Tout cela, Jim le vit dans un éclair chez cet homme qui, serein, l’affrontait ; et ce qu’il y avait encore d’esclave dans le sang du nègre hésita. Mais il réagit instantanément. Il se redressa et, plus ferme que jamais, dit d’un ton de voix implacable :
— Soit. Puisqu’il en est ainsi, je vais tenter la dernière chance. L’Amérique est autant à vous qu’à moi ; je l’ai entre les mains ; je vais la diviser.
— La justice est avec toi, Jim ; la justice ordonne que l’Amérique soit divisée ; mais le Sang est au-dessus de la Justice. Le Sang a sa Justice à lui ; et pour la Justice du sang Aryen, diviser l’Amérique est un crime.
Jim baissa de nouveau la tête et se tut. Le Président Kerlog s’approcha de lui et posant les mains sur ses larges épaules, dit :
— Je te vois grand comme Lincoln, Jim ; c’est avec des larmes dans les yeux que je contemple ta figure immense mais inutile… Adieu. Prenons les mesures que le moment comporte, calmons nos races, mais que ne reste entre nous aucune ombre de mensonge. Ton idéal est très noble, mais à la solution de justice que tu rêves, nous ne pouvons répondre que par l’éternelle réponse de notre orgueil : Guerre.

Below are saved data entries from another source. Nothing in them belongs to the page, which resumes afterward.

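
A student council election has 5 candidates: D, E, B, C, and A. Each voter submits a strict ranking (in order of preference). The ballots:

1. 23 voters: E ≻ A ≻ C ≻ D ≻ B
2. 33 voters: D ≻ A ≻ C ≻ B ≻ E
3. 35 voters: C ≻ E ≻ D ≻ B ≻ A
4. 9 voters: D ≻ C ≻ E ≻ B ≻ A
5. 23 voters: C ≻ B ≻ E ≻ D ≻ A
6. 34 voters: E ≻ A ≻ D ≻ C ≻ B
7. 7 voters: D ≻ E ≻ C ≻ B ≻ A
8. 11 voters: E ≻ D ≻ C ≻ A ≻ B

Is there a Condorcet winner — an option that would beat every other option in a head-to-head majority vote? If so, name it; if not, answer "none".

Checking pairwise contests:
E beats D 126–49.
C beats E 100–75.
D beats B 152–23.
D beats C 94–81.
D beats A 118–57.
Every option loses at least one head-to-head, so there is no Condorcet winner.

none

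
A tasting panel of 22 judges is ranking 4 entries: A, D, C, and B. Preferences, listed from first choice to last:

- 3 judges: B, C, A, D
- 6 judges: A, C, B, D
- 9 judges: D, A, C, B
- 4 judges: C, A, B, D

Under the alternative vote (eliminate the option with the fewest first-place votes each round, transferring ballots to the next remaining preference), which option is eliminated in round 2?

A

Round 1: A 6, D 9, C 4, B 3. Eliminate B.
Round 2: A 6, D 9, C 7. Eliminate A.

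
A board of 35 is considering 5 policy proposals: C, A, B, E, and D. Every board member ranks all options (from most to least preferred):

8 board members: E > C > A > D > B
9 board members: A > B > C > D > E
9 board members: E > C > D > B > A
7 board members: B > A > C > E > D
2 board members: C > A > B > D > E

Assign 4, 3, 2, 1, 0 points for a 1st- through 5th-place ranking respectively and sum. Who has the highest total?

C

C: 8·3 + 9·2 + 9·3 + 7·2 + 2·4 = 91
A: 8·2 + 9·4 + 9·0 + 7·3 + 2·3 = 79
B: 8·0 + 9·3 + 9·1 + 7·4 + 2·2 = 68
E: 8·4 + 9·0 + 9·4 + 7·1 + 2·0 = 75
D: 8·1 + 9·1 + 9·2 + 7·0 + 2·1 = 37
C has the highest Borda score (91).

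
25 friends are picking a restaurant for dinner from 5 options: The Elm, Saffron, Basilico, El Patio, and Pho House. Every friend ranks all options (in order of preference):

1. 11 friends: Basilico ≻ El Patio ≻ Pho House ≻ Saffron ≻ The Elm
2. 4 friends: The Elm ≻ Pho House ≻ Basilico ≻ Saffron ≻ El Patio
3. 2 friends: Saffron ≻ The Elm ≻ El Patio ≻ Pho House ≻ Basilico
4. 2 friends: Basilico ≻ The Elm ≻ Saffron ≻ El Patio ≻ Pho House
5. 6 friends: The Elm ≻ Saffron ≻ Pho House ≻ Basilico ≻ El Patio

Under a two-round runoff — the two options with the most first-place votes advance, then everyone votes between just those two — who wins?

Round 1 first-place votes: The Elm 10, Saffron 2, Basilico 13, El Patio 0, Pho House 0.
Basilico and The Elm advance.
Runoff: Basilico is preferred to The Elm by 13 voters; The Elm by 12.
Basilico wins the runoff.

Basilico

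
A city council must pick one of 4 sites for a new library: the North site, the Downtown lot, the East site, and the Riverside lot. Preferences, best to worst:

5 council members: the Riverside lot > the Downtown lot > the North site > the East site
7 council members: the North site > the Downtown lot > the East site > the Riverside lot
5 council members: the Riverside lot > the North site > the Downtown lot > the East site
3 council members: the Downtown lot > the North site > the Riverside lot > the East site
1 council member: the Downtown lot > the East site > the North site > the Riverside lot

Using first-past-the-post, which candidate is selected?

the Riverside lot

First-place votes: the North site 7, the Downtown lot 4, the East site 0, the Riverside lot 10.
the Riverside lot has the most first-place votes.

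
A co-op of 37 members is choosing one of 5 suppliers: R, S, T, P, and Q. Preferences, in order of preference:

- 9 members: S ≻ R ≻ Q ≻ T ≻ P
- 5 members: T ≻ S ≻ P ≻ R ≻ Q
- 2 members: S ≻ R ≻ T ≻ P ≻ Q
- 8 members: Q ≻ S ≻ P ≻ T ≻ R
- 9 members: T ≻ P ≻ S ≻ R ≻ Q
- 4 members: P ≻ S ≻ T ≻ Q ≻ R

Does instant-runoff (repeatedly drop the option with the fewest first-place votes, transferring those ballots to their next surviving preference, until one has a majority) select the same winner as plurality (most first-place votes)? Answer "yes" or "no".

Instant-runoff — R1 R 0, S 11, T 14, P 4, Q 8 (R out); R2 S 11, T 14, P 4, Q 8 (P out); R3 S 15, T 14, Q 8 (Q out); R4 S 23, T 14 (S winner). Winner: S.
Plurality — first-place votes: R 0, S 11, T 14, P 4, Q 8. Winner: T.
The two methods disagree.

no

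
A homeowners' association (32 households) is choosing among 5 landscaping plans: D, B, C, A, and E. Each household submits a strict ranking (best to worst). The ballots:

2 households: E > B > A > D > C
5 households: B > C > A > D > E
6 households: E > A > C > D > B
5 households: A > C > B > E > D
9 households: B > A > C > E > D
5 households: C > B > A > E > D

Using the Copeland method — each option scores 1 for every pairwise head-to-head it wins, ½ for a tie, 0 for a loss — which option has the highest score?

D: loses to B, C, A, and E → score 0.
B: beats D, A, and E; ties C → score 3.5.
C: beats D and E; ties B; loses to A → score 2.5.
A: beats D, C, and E; loses to B → score 3.
E: beats D; loses to B, C, and A → score 1.
B has the best pairwise record.

B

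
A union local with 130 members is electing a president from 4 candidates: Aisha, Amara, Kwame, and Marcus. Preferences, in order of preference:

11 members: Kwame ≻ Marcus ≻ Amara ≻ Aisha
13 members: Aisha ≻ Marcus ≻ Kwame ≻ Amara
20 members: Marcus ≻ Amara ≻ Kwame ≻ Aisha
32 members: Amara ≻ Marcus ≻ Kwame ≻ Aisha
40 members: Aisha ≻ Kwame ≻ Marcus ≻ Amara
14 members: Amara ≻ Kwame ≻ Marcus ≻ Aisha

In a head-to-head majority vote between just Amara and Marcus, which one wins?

Marcus

Voters preferring Amara to Marcus: 46; preferring Marcus to Amara: 84.
Marcus wins the head-to-head.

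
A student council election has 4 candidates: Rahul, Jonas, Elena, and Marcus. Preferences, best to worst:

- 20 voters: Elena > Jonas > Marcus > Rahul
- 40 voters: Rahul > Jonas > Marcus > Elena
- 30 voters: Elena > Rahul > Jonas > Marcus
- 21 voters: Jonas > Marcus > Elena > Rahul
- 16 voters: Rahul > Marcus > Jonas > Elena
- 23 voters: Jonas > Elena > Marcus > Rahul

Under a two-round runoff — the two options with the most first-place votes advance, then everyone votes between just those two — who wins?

Round 1 first-place votes: Rahul 56, Jonas 44, Elena 50, Marcus 0.
Rahul and Elena advance.
Runoff: Rahul is preferred to Elena by 56 voters; Elena by 94.
Elena wins the runoff.

Elena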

Et les deux êtres humains qui subsistaient au-dessus des deux chefs de races s’étreignirent en pleurant…
Jane s’arrêta pour laisser passer mon émotion. Ce duel de géants m’impressionnait profondément. Il me semblait que jamais il n’y avait eu dans l’histoire situation plus poignante ni plus cruelle. Des points restés obscurs s’éclairaient pour moi dans la marche des caravanes qui, du fond des âges, venaient s’entretuer pour satisfaire à d’effroyables haines ; je vis alors s’estomper dans le ciel un songe d’Ariel : la Justice humaine est, sur la terre, omnipotente, la Justice du sang, foudre aveugle !
— Et ensuite ? Est-ce que la paix revint en Amérique ? demandai-je.
— Oui, me répondit Jane. Les deux chefs agirent avec promptitude ; l’action de l’un fut aussi rapide et sûre que celle de l’autre. La panthère noire rentra ses griffes et l’aigle blonde ganta ses serres.
Mais le belluaire nègre se sentait touché. Les mots que la race blanche avait mis dans la bouche de Kerlog s’étaient fixés dans son cœur ainsi que les sagaies de ses ancêtres dans le poitrail des lions roux africains, mortellement.